Treatment is with doxycycline, macrolides, or fluoroquinolones.
The 1st appearance of this organism was in 1976 at a convention of the American Legion, thus the name Legionnaires' disease. Nonpneumonic infection is called Pontiac fever. The organisms can be found in soil and freshwater. Manufactured water-storage containers, including water-cooled air-conditioning units, enhance its growth. Spread is most likely by aerosols of potable water.

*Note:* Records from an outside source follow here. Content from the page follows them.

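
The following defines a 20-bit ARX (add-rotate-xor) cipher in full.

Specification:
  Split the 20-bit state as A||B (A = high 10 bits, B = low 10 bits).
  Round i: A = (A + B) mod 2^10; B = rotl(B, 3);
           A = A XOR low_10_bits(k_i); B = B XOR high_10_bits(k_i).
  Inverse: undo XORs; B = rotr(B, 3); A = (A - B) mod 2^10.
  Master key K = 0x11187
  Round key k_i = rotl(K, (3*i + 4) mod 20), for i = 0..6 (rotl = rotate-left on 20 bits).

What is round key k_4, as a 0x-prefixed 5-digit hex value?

0x71118

K = 0x11187
k_0 = rotl(K, (3*0+4) mod 20) = rotl(K, 4) = 0x11871
k_1 = rotl(K, (3*1+4) mod 20) = rotl(K, 7) = 0x8C388
k_2 = rotl(K, (3*2+4) mod 20) = rotl(K, 10) = 0x61C44
k_3 = rotl(K, (3*3+4) mod 20) = rotl(K, 13) = 0x0E223
k_4 = rotl(K, (3*4+4) mod 20) = rotl(K, 16) = 0x71118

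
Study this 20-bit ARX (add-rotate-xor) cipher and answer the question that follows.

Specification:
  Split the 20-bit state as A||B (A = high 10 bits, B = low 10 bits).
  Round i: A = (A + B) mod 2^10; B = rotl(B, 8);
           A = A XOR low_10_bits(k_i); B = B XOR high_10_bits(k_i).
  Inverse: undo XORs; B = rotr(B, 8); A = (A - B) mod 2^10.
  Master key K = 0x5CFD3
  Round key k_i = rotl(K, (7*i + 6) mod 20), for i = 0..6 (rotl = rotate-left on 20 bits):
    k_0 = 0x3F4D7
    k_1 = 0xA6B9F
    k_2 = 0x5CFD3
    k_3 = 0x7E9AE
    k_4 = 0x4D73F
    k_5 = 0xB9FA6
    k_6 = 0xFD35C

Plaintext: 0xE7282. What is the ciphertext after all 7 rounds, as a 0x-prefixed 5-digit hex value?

0xC4C79

s_0 = plaintext = 0xE7282
s_1 = Round(s_0, k_0) = 0xB265D
s_2 = Round(s_1, k_1) = 0xAE70D
s_3 = Round(s_2, k_2) = 0x854B0
s_4 = Round(s_3, k_3) = 0xDADD6
s_5 = Round(s_4, k_4) = 0x9FB40
s_6 = Round(s_5, k_5) = 0x86237
s_7 = Round(s_6, k_6) = 0xC4C79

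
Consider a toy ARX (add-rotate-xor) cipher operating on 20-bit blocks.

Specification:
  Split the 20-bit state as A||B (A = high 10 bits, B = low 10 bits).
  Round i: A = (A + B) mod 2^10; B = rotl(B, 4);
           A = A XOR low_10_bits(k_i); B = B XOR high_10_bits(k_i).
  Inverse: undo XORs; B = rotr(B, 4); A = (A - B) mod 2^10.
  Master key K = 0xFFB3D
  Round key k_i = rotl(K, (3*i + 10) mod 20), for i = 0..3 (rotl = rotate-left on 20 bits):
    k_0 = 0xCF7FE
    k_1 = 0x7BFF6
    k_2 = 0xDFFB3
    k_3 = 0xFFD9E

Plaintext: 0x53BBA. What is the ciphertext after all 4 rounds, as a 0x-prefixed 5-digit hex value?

s_0 = plaintext = 0x53BBA
s_1 = Round(s_0, k_0) = 0xBD893
s_2 = Round(s_1, k_1) = 0x1FCDD
s_3 = Round(s_2, k_2) = 0xBBEAC
s_4 = Round(s_3, k_3) = 0x01535

0x01535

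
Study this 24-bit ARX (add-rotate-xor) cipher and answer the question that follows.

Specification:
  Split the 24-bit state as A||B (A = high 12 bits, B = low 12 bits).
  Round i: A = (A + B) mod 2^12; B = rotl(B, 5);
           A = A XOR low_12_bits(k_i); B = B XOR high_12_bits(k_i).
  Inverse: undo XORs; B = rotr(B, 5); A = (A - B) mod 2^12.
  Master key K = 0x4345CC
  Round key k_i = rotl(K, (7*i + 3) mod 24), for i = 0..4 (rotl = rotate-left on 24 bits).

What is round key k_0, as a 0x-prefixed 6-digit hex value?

0x1A2E62

K = 0x4345CC
k_0 = rotl(K, (7*0+3) mod 24) = rotl(K, 3) = 0x1A2E62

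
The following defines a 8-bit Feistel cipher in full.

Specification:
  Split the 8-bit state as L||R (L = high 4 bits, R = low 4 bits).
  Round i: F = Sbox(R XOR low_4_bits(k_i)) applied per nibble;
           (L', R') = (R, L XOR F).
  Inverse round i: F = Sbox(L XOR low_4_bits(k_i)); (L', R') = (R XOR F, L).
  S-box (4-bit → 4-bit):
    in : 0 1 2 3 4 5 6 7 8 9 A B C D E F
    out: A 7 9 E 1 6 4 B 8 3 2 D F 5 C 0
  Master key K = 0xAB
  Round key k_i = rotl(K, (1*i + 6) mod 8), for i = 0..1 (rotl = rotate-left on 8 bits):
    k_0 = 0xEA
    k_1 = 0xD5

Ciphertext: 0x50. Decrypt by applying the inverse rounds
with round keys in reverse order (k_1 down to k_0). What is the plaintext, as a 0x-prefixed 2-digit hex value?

s_0 = ciphertext = 0x50
s_1 = InvRound(s_0, k_1) = 0xA5
s_2 = InvRound(s_1, k_0) = 0xFA

0xFA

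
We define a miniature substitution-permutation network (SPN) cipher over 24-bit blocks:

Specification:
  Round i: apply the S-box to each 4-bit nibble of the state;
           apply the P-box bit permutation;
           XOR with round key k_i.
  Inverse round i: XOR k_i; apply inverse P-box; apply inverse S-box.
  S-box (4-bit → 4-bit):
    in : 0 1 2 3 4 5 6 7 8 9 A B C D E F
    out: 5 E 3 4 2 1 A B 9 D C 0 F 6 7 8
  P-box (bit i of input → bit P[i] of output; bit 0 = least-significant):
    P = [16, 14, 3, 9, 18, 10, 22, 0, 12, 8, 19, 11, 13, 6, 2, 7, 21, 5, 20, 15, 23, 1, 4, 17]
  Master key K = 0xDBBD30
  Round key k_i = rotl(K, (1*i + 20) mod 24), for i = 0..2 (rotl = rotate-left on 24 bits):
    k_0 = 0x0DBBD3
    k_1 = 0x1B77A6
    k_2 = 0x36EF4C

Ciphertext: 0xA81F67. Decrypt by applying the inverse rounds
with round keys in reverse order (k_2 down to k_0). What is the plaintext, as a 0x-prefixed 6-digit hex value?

0xF873CC

s_0 = ciphertext = 0xA81F67
s_1 = InvRound(s_0, k_2) = 0x71508D
s_2 = InvRound(s_1, k_1) = 0x625D1A
s_3 = InvRound(s_2, k_0) = 0xF873CC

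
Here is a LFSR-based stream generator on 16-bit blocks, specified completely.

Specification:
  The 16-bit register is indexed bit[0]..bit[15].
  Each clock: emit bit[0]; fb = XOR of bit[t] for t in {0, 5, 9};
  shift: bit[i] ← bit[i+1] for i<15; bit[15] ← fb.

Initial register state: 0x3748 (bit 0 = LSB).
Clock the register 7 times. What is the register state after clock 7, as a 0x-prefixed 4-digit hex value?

0xD26E

reg_0 = 0x3748
clock 1: out=0, reg = 0x9BA4
clock 2: out=0, reg = 0x4DD2
clock 3: out=0, reg = 0x26E9
clock 4: out=1, reg = 0x9374
clock 5: out=0, reg = 0x49BA
clock 6: out=0, reg = 0xA4DD
clock 7: out=1, reg = 0xD26E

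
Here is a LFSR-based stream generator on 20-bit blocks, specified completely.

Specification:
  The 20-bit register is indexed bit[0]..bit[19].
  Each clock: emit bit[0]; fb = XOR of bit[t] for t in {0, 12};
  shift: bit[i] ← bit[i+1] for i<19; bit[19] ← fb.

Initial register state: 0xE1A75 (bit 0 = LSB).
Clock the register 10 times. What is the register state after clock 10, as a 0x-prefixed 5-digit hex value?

reg_0 = 0xE1A75
clock 1: out=1, reg = 0x70D3A
clock 2: out=0, reg = 0x3869D
clock 3: out=1, reg = 0x9C34E
clock 4: out=0, reg = 0x4E1A7
clock 5: out=1, reg = 0xA70D3
clock 6: out=1, reg = 0x53869
clock 7: out=1, reg = 0x29C34
clock 8: out=0, reg = 0x94E1A
clock 9: out=0, reg = 0x4A70D
clock 10: out=1, reg = 0xA5386

0xA5386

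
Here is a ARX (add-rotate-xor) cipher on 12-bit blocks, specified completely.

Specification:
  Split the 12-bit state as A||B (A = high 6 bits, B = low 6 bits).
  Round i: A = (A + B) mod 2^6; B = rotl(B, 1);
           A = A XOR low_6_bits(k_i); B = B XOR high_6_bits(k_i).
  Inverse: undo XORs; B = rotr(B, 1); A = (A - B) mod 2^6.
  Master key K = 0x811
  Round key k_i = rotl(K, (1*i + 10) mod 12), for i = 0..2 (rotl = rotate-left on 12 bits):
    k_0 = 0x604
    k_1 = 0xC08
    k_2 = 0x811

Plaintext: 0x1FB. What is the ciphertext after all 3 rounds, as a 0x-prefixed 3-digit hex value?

s_0 = plaintext = 0x1FB
s_1 = Round(s_0, k_0) = 0x1AF
s_2 = Round(s_1, k_1) = 0xF6F
s_3 = Round(s_2, k_2) = 0xF7F

0xF7F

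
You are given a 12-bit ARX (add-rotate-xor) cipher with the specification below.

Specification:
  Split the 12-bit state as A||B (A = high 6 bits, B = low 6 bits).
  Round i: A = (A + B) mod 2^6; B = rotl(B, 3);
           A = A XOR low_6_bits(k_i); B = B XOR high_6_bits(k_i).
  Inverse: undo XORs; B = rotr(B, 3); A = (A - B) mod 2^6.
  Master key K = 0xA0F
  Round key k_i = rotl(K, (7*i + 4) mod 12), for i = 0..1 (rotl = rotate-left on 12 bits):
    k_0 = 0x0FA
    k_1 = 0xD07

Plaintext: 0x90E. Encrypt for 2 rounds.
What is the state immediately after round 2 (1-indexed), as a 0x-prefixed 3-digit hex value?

s_0 = plaintext = 0x90E
s_1 = Round(s_0, k_0) = 0x232
s_2 = Round(s_1, k_1) = 0xF62

0xF62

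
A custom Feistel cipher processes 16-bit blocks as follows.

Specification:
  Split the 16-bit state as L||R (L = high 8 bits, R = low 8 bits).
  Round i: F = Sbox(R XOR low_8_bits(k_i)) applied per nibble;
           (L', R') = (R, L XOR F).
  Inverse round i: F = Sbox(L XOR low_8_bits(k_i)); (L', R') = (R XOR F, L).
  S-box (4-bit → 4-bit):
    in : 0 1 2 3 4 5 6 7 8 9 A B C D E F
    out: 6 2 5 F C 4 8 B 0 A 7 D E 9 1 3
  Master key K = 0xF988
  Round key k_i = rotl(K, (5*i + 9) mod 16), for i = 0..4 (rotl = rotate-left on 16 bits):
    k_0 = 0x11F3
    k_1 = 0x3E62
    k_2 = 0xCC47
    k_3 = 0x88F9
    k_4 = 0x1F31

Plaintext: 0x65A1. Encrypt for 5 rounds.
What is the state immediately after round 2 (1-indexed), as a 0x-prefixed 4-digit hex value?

s_0 = plaintext = 0x65A1
s_1 = Round(s_0, k_0) = 0xA120
s_2 = Round(s_1, k_1) = 0x2064
s_3 = Round(s_2, k_2) = 0x647F
s_4 = Round(s_3, k_3) = 0x7F6C
s_5 = Round(s_4, k_4) = 0x6C36

0x2064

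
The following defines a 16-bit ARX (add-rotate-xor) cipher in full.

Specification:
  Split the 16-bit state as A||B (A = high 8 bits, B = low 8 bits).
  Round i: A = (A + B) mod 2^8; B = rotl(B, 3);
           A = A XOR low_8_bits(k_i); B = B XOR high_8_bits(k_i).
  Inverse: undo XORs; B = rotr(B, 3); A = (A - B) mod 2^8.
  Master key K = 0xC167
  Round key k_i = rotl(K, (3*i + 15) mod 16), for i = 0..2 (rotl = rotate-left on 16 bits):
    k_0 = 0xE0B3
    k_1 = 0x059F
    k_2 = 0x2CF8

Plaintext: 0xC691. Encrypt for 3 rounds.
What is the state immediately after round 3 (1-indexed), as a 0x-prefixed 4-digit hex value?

0xCD1F

s_0 = plaintext = 0xC691
s_1 = Round(s_0, k_0) = 0xE46C
s_2 = Round(s_1, k_1) = 0xCF66
s_3 = Round(s_2, k_2) = 0xCD1F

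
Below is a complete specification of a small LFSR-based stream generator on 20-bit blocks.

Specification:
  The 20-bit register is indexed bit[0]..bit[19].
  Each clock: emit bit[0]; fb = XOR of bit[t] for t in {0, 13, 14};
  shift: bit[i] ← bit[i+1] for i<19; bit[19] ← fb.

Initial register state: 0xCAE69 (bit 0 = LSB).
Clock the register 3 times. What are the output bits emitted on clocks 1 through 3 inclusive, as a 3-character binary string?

reg_0 = 0xCAE69
clock 1: out=1, reg = 0x65734
clock 2: out=0, reg = 0xB2B9A
clock 3: out=0, reg = 0xD95CD

100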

Extrapulmonary foci of infection occur most frequently in hospitalized patients and most commonly involve the heart. Other sites include the CNS, liver, and intestines. Immunocompromised patients, cigarette smokers, the elderly, and those with chronic lung disease are principally affected.
Symptoms,
Signs, and Diagnosis
Legionnaires' disease is a flu-like syndrome with acute fever, chills, malaise, myalgias, headache, or confusion. Frequently nausea, loose stools/watery diarrhea, abdominal pain, cough, and arthralgias also occur. Pneumonic manifestations may include dyspnea, pleuritic pain, and hemoptysis.
Diagnosis is by examination of sputum or bronchoalveolar lavage fluid; blood cultures are unreliable. Slow growth on laboratory media may delay identification for 3 to 5 days. Direct fluorescent antibody staining of sputum or lavage fluid is frequently used. In addition, PCR with DNA probing is available. A urinary antigen test is 70% sensitive and 100% specific 3 days after symptom onset but detects only L.

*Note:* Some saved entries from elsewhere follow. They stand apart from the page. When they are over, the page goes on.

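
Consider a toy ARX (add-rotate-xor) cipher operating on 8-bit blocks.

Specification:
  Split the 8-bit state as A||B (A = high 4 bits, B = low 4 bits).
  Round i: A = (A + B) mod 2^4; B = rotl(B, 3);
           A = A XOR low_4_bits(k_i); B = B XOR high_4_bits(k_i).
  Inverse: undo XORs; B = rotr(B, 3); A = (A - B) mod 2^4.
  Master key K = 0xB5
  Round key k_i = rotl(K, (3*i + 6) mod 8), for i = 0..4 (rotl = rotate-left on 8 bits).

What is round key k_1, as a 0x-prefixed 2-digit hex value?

K = 0xB5
k_0 = rotl(K, (3*0+6) mod 8) = rotl(K, 6) = 0x6D
k_1 = rotl(K, (3*1+6) mod 8) = rotl(K, 1) = 0x6B

0x6B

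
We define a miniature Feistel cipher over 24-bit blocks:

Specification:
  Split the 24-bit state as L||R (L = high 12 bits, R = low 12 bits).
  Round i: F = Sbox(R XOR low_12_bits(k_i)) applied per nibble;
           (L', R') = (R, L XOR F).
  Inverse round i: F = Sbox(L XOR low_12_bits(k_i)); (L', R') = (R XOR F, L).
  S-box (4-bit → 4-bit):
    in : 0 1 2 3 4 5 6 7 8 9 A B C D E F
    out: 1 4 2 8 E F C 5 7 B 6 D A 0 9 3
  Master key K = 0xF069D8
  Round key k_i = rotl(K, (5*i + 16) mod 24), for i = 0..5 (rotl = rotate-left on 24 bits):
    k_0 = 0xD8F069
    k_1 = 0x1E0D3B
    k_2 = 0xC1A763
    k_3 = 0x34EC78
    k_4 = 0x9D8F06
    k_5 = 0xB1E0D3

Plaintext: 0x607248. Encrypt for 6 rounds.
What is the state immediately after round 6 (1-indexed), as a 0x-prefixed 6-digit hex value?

s_0 = plaintext = 0x607248
s_1 = Round(s_0, k_0) = 0x248423
s_2 = Round(s_1, k_1) = 0x42390F
s_3 = Round(s_2, k_2) = 0x90FDE9
s_4 = Round(s_3, k_3) = 0xDE9DBB
s_5 = Round(s_4, k_4) = 0xDBBF39
s_6 = Round(s_5, k_5) = 0xF39E2D

0xF39E2D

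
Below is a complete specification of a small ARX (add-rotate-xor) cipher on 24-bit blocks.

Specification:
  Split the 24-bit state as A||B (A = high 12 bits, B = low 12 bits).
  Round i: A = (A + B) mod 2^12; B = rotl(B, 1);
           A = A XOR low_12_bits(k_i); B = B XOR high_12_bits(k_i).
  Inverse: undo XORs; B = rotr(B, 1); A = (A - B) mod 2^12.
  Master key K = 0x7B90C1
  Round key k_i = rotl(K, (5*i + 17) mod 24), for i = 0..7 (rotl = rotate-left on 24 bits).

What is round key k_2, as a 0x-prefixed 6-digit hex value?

K = 0x7B90C1
k_0 = rotl(K, (5*0+17) mod 24) = rotl(K, 17) = 0x82F721
k_1 = rotl(K, (5*1+17) mod 24) = rotl(K, 22) = 0x5EE430
k_2 = rotl(K, (5*2+17) mod 24) = rotl(K, 3) = 0xDC860B

0xDC860B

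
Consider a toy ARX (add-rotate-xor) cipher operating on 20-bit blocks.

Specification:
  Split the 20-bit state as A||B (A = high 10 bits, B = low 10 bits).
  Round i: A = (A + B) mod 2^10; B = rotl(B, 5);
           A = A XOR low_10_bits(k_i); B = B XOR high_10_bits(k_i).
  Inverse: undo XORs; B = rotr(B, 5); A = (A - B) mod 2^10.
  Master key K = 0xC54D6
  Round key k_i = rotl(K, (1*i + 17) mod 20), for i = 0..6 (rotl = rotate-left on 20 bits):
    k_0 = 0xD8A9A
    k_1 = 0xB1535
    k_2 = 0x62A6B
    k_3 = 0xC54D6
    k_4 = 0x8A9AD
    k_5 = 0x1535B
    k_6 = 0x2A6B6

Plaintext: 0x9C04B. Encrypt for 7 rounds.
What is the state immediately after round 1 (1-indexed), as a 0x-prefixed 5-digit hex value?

0x08600

s_0 = plaintext = 0x9C04B
s_1 = Round(s_0, k_0) = 0x08600
s_2 = Round(s_1, k_1) = 0xC52D5
s_3 = Round(s_2, k_2) = 0xE0B3C
s_4 = Round(s_3, k_3) = 0x9A08C
s_5 = Round(s_4, k_4) = 0xD67AE
s_6 = Round(s_5, k_5) = 0x17189
s_7 = Round(s_6, k_6) = 0xD4D85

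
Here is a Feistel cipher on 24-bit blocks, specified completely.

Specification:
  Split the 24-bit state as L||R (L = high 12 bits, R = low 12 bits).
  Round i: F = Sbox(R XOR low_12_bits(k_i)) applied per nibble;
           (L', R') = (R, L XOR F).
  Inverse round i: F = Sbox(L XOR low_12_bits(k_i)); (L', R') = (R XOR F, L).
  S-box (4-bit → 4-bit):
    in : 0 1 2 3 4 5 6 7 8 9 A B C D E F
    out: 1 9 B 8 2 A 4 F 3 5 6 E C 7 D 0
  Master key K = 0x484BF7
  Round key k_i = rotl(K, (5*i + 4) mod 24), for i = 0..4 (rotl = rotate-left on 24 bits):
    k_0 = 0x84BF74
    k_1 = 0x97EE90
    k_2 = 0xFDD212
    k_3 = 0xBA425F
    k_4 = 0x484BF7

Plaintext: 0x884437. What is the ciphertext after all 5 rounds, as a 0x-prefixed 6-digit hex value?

s_0 = plaintext = 0x884437
s_1 = Round(s_0, k_0) = 0x4376AC
s_2 = Round(s_1, k_1) = 0x6AC7BB
s_3 = Round(s_2, k_2) = 0x7BBCC9
s_4 = Round(s_3, k_3) = 0xCC9AEF
s_5 = Round(s_4, k_4) = 0xAEF55A

0xAEF55A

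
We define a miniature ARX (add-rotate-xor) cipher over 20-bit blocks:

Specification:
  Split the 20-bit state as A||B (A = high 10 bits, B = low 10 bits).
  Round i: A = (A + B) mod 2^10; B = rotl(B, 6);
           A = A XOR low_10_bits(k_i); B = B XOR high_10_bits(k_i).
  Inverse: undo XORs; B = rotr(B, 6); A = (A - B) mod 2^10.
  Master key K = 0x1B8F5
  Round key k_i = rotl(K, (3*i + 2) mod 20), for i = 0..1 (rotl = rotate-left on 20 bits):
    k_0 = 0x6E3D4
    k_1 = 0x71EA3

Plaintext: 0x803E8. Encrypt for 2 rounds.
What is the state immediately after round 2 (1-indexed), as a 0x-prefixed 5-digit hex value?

s_0 = plaintext = 0x803E8
s_1 = Round(s_0, k_0) = 0x8F386
s_2 = Round(s_1, k_1) = 0xD847F

0xD847F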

pneumophila (serogroup 1) and not non-pneumophila Legionella. Paired acute and convalescent antibody assays may yield a delayed diagnosis. A 4-fold increase, or an acute titer of ≥ 1:128, is considered diagnostic. Chest x-rays usually show nonspecific changes such as infiltrates and pleural effusions.
Treatment
Doxycycline , macrolides, and fluoroquinolones are highly effective for Legionnaires' disease. Any respiratory quinolone (given IV or po) for 7 to 14 days is the recommended regimen. Rifampin may be added for severe infections. Mortality is low in otherwise healthy people but can reach 50% in hospitalacquired outbreaks.